Mr Niermann went even further, suggesting that this effectively meant ‘the German market for consumable industrial hemp products has thus been dealt the death blow!’.
“The legal situation for CBD products and industrial hemp should continue to apply in the new law, according to the will of the legislator. This means that misuse for intoxication purposes must continue to be ruled out for industrial hemp products.
“According to German law enforcement, including the Federal Court of Justice, this abuse is not ruled out for CBD flowers and hemp leaf tea. These products are at risk of being permanently excluded from the German market.”
He explained that CBD oils and hemp extracts are not covered by the definition of industrial hemp in the law, but are instead considered cannabis which is regulated under the new law, meaning production is prohibited.
Even if CBD oils are approved as a novel food by the EU Commission, the products would therefore not be marketable in Germany, threatening ‘a wave of lawsuits based on the principle of the free movement of goods in the EU’.
One of the most controversial elements of the previous draft was a requirement for consumption of adult-use cannabis to be banned within a 200m radius of schools, playgrounds and cannabis clubs.
This raised questions over how you would determine these exclusion zones, how these would be enforced, and how this would be at all practical in densely populated areas such as Berlin.
Consumption will now be prohibited ‘within sight’ of the entrance of these buildings, which the new law assumes is within 100m, seeing the distance halved.

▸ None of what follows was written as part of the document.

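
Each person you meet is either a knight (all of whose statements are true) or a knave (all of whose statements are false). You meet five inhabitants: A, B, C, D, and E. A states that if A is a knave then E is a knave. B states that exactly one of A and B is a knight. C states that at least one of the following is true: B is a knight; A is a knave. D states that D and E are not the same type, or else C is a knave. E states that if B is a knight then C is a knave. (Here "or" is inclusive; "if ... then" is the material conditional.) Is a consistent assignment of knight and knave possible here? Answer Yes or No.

No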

It is understood that this will now also extend to medical cannabis patients, meaning they will also be banned from consuming cannabis within eyesight of minors, schools, playgrounds or cultivation associations.
The chairwoman of the Health Committee in the Bundestag, Kirsten Kappert-Gonther said that this change would reduce the burden on police, and provide clarity for users.
Major criticisms were also directed towards possession limits given that the new law would permit adults to grow up to three cannabis plants for personal consumption, which would produce significantly more cannabis than the 25g permitted.
In light of this, the permitted possession of home-grown cannabis ‘at one’s place of residence’ has doubled to 50g. Anything over this cap up to 60g will be considered an ‘administrative offence’, but anything over this will be a ‘criminal offence’.
This specifically relates to dried cannabis, as it aims to take into account the loss of weight of around 80% in the drying process. Thus, adults will be able to legally harvest around 300g at home.
The 25g limit still applies in public spaces, but a similar two-tiered system will be implemented, where anything up to 30g will be considered an administrative offence, with anything above being considered criminal, meaning there is ‘no risk of criminal liability’ for ‘slightly exceeding’ limits.